# Matlacha - Bokeelia , 1/17/03



## Jighead (Dec 1, 2002)

Matlacha park (1400-1530)

Arrived to find others freezen but trying their luck. Two arrived at noon but nothing.Saw one 9" sheephead caught.Everyone bagged it. Too cold and windy! I decided to try one other spot.

Bokeelia bridge (1600-1900)

Cold and very windy but I had too much bait, and a strong head, to give up! Final tally; 1 sheephead(9") 1 snapper(9") and 4 catfish(12"-16"). Bites were light and different spieces bit differently. Needless to say I lost a few!  Although not what I had hoped, was fun anyway!  

Tight lines,

Jighead


----------



## The Bucket (Mar 4, 2001)

Jighead,

You think it was cold down your way  ... Carolanna and I braved 30 degrees & a stout NW today (see post).
http://www.pierandsurf.com/cgi-bin/ultbb/ultimatebb.cgi?ubb=get_topic&f=1&t=002533 

Sounds like your results were better then ours. However, we scored some wings @ the beach office afterwards  

Figure your slingin' the FLA special (live shrimp) when you say you still had "too much bait". Fished Sanibel lately ? Bokeelia Pier still closed ?? At least you don't have to hear Boomer - blah, blah, bla, ba ... 

Good fishin'

`bucket

FYI - taking Brenda & the Girls to OBX tomorrow despite foul conditions as they want to get out of town and I want to fish Hatteras  Will post report trip results on NC board next week in the mean time tight lines.


----------



## Jighead (Dec 1, 2002)

Bucket,

Glad to hear you did get out! Especially with the little one!  Wish I was heading to OBX!

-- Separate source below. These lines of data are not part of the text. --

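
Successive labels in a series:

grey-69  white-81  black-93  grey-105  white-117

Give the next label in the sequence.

For the shade, repeats grey → white → black: grey, white, black, grey, white → black.
Second component — +12 each step: 69, 81, 93, 105, 117 → 129.
Combining the parts gives black-129.

black-129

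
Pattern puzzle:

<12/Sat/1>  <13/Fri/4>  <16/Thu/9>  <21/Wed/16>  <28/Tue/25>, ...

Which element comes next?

First value — differences are 1, 3, 5, … (increasing by 2 each time): 12, 13, 16, 21, 28 → 37.
For the day, runs backward through the weekdays Mon→Sun: Sat, Fri, Thu, Wed, Tue → Mon.
Third value goes 1, 4, 9, 16, 25 → 36 (perfect squares: 1², 2², 3², …).
Combining the parts gives <37/Mon/36>.

<37/Mon/36>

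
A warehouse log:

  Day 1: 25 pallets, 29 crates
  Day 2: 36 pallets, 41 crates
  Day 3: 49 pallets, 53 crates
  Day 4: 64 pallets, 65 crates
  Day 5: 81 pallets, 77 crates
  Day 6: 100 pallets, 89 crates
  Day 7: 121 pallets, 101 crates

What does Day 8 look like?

144 pallets, 113 crates

Pallets: perfect squares: 5², 6², 7², …, so 25, 36, 49, 64, 81, 100, 121 → 144.
For the crates, +12 each step: 29, 41, 53, 65, 77, 89, 101 → 113.
Putting it together: 144 pallets, 113 crates.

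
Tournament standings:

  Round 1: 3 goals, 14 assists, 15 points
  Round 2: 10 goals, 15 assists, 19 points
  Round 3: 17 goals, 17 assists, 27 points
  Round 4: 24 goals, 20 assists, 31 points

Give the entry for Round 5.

Goals: +7 each step, so 3, 10, 17, 24 → 31.
For the assists, differences are 1, 2, 3, … (increasing by 1 each time): 14, 15, 17, 20 → 24.
Points — alternating steps +4, +8, +4, +8, …: 15, 19, 27, 31 → 39.
So the next row is 31 goals, 24 assists, 39 points.

31 goals, 24 assists, 39 points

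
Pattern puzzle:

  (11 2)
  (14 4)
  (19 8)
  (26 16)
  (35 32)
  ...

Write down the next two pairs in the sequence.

First entry goes 11, 14, 19, 26, 35 → 46 → 59 (differences are 3, 5, 7, … (increasing by 2 each time)).
Second entry goes 2, 4, 8, 16, 32 → 64 → 128 (×2 each step).
So the next two pairs are (46 64) and (59 128).

(46 64), (59 128)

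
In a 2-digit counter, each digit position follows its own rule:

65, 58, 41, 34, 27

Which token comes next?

First digit — −1 each step, mod 10: 6, 5, 4, 3, 2 → 1.
Second digit: 5, 8, 1, 4, 7 → 0 (+3 each step, mod 10).
So the next token is 10.

10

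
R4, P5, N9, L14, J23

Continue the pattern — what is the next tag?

H37

For the letter, letters move back 2 places in the alphabet: R, P, N, L, J → H.
Second component: each term is the sum of the two before it, so 4, 5, 9, 14, 23 → 37.
So the next tag is H37.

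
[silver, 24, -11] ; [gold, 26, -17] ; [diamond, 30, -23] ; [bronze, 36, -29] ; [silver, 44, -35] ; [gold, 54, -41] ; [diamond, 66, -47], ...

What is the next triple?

[bronze, 80, -53]

Rank: repeats silver → gold → diamond → bronze; silver, gold, diamond, bronze, silver, gold, diamond → bronze.
Second part — differences are 2, 4, 6, … (increasing by 2 each time): 24, 26, 30, 36, 44, 54, 66 → 80.
For the third part, −6 each step: -11, -17, -23, -29, -35, -41, -47 → -53.
Combining the parts gives [bronze, 80, -53].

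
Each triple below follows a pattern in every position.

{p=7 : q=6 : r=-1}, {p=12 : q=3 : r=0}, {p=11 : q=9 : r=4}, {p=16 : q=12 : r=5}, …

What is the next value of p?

For the p, alternating steps +5, −1, +5, −1, …: 7, 12, 11, 16 → 15.

15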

Sanibel is closed(bridge repairs). Hope to fish it next weekend if all is completed. Temp here hit 48, my blood has gotten thin!!
Next time I'm taking a real coat!  

Hope you have a fun trip!

Tight lines,

Jighead


----------



## Beachbms (Jan 10, 2003)

YOur a brave man Jighead, glad to see you got out. for braving that weather you should have caught a bunch. I'm still in hiburnation mode.


----------